I haven't had much to write about T-ball this summer. I'm an assistant coach so I have no decisions to make, but I am very impressed with Child Three's progress in every aspect of the game. All the kids on this team have made huge strides and almost all hit the snot out of the ball now. During our first play-off game Monday, we had one kid catch a hard-hit fly ball in the outfield and another snag a line drive. That's unheard of for rank-and-file quality eight-year-olds (around here, anyway). Game two of the playoffs is tonight, against the first-place team. We'd finished second overall but finally managed to beat them the last game of the regular season.

Sunday, August 10, 2008

Uuurgghhh

Not much of anything this weekend as I battle a cold with a sore throat that feels like someone is sticking a knife from my throat up my Eustachian tube.

Elvi keeps singing, the kids keep watching Spongebob, and the puppy keeps pooping and peeing inside even after hours out playing on the lawn.
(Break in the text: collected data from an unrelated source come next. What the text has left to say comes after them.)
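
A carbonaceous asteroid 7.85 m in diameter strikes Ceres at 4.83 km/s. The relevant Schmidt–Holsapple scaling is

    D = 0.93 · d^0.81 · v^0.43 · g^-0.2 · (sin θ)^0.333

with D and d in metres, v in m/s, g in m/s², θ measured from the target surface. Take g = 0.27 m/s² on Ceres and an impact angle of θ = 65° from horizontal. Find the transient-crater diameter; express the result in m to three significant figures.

In SI units: v = 4830 m/s.
d^0.81 = 7.85^0.81 = 5.307
v^0.43 = 4830^0.43 = 38.38
g^-0.2 = 0.27^-0.2 = 1.299
(sin 65°)^0.333 = 0.9063^0.333 = 0.9678
D = 0.93 × 5.307 × 38.38 × 1.299 × 0.9678 = 238.1 m

D ≈ 238 m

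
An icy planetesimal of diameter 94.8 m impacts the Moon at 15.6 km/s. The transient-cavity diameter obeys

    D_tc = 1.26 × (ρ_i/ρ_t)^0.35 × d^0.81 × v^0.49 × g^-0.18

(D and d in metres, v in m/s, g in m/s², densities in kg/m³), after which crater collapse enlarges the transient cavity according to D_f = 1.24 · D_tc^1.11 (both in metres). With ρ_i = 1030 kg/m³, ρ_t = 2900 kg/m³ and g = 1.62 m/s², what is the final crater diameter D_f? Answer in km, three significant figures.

D_f ≈ 11.1 km

v = 15600 m/s.
(ρ_i/ρ_t)^0.35 = (1030/2900)^0.35 = 0.6961
d^0.81 = 94.8^0.81 = 39.92
v^0.49 = 15600^0.49 = 113.4
g^-0.18 = 1.62^-0.18 = 0.9168
D_tc = 1.26 × 0.6961 × 39.92 × 113.4 × 0.9168 = 3640 m
D_f = 1.24 × (3640)^1.11 = 11124 m
     = 11.12 km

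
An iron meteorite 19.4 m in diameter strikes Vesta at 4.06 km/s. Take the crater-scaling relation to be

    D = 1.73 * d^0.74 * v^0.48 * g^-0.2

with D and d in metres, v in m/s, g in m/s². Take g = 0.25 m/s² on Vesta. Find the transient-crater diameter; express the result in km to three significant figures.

In SI units: v = 4060 m/s.
d^0.74 = 19.4^0.74 = 8.974
v^0.48 = 4060^0.48 = 53.96
g^-0.2 = 0.25^-0.2 = 1.320
D = 1.73 × 8.974 × 53.96 × 1.320 = 1106 m
   = 1.106 km

D ≈ 1.11 km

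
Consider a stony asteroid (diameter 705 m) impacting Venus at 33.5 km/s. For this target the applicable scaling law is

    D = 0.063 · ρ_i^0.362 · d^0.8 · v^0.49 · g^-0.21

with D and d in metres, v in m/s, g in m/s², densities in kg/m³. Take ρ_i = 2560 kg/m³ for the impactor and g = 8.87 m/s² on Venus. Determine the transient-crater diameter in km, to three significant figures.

D ≈ 21.4 km

In SI units: v = 33500 m/s.
ρ_i^0.362 = 2560^0.362 = 17.13
d^0.8 = 705^0.8 = 189.9
v^0.49 = 33500^0.49 = 164.9
g^-0.21 = 8.87^-0.21 = 0.6323
D = 0.063 × 17.13 × 189.9 × 164.9 × 0.6323 = 21368 m
   = 21.37 km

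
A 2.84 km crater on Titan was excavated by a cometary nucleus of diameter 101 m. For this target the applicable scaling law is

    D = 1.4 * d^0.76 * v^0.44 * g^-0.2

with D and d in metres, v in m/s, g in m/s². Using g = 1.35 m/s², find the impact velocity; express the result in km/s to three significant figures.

Rearranging for v: v = [D / (1.4 · 101^0.76 · 1.35^-0.2)]^(1/0.44).
D = 2840 m.
101^0.76 = 33.36
1.35^-0.2 = 0.9417
Denominator = 1.4 × 33.36 × 0.9417 = 43.98
D / 43.98 = 2840 / 43.98 = 64.57
v = 64.57^(1/0.44) = 64.57^2.2727 = 12991 m/s

v ≈ 13.0 km/s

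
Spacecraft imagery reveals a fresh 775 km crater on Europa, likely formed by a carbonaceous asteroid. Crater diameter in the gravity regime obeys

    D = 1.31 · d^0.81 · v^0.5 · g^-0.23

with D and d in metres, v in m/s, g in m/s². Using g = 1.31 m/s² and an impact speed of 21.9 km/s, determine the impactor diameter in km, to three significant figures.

Rearranging for d: d = [D / (1.31 · 21900^0.5 · 1.31^-0.23)]^(1/0.81).
D = 775000 m.
21900^0.5 = 148.0
1.31^-0.23 = 0.9398
Denominator = 1.31 × 148.0 × 0.9398 = 182.2
D / 182.2 = 775000 / 182.2 = 4254
d = 4254^(1/0.81) = 4254^1.2346 = 30207 m

d ≈ 30.2 km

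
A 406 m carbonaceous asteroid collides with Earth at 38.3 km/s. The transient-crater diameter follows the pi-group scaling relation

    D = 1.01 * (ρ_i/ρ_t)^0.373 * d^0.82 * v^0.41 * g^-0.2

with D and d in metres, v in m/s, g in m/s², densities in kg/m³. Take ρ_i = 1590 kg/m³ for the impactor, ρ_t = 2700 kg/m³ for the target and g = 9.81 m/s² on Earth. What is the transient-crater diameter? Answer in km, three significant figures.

In SI units: v = 38300 m/s.
(ρ_i/ρ_t)^0.373 = (1590/2700)^0.373 = 0.8208
d^0.82 = 406^0.82 = 137.7
v^0.41 = 38300^0.41 = 75.70
g^-0.2 = 9.81^-0.2 = 0.6334
D = 1.01 × 0.8208 × 137.7 × 75.70 × 0.6334 = 5474 m
   = 5.474 km

D ≈ 5.47 km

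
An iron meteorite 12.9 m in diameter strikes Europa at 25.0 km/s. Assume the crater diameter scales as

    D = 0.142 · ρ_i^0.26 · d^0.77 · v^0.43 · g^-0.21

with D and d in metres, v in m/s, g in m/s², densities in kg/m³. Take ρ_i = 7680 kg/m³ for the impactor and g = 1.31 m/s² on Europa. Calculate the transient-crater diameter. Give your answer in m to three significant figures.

In SI units: v = 25000 m/s.
ρ_i^0.26 = 7680^0.26 = 10.24
d^0.77 = 12.9^0.77 = 7.164
v^0.43 = 25000^0.43 = 77.82
g^-0.21 = 1.31^-0.21 = 0.9449
D = 0.142 × 10.24 × 7.164 × 77.82 × 0.9449 = 766.0 m

D ≈ 766 m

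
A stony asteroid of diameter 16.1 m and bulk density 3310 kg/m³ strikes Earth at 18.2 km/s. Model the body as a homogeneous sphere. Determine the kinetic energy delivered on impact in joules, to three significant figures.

v = 18200 m/s.
Mass m = (π/6) ρ d³ = (π/6) × 3310 × (16.1)³ = 7.233 × 10^6 kg
E = ½ m v² = 0.5 × 7.233 × 10^6 × (18200)² = 1.198 × 10^15 J

E ≈ 1.20 × 10^15 J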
No writing, though. I can't even think from lack of sleep. This cold and the throat kept me up most of the night.

Thursday, August 07, 2008

Child Three finds work

I spent time last Saturday with Children Two and Three. They each auditioned for a voiceover role in a short film. It's an unusual film, about the life of a child who was never born because the mother died while pregnant (I think that's it...). The voice-over is the never-born child.

Child Three won the role against a half-dozen candidates. Good for him! It even pays, ever so slightly.

The afternoon was not a total loss for Child Two, however. The counter girl in the cafe we visited before the audition told Child Two what beautiful eyes she had and how she'd noticed them as soon as she walked in.

My work is going OK. It's not paid, but I am making script progress. I got down a nice sequence late last night.

Monday, August 04, 2008

Books updates

I haven't started working on the second book yet because we're waiting on some new information in the form of photos to work its way back to us through the supply chain. It's still a green-lit project.

I've also received an enquiry from a Czech publisher who would like to republish the Avia S-199 book in Czech. We're waiting to hear the offer.

That's about all the news, unless you want to hear more about my new career as a dog-bathroom attendant.

Bonus birthday wishes:

Happy 70th birthday to the most beautiful lady to ever fly. Looks, sound, and accomplishment - she had it all.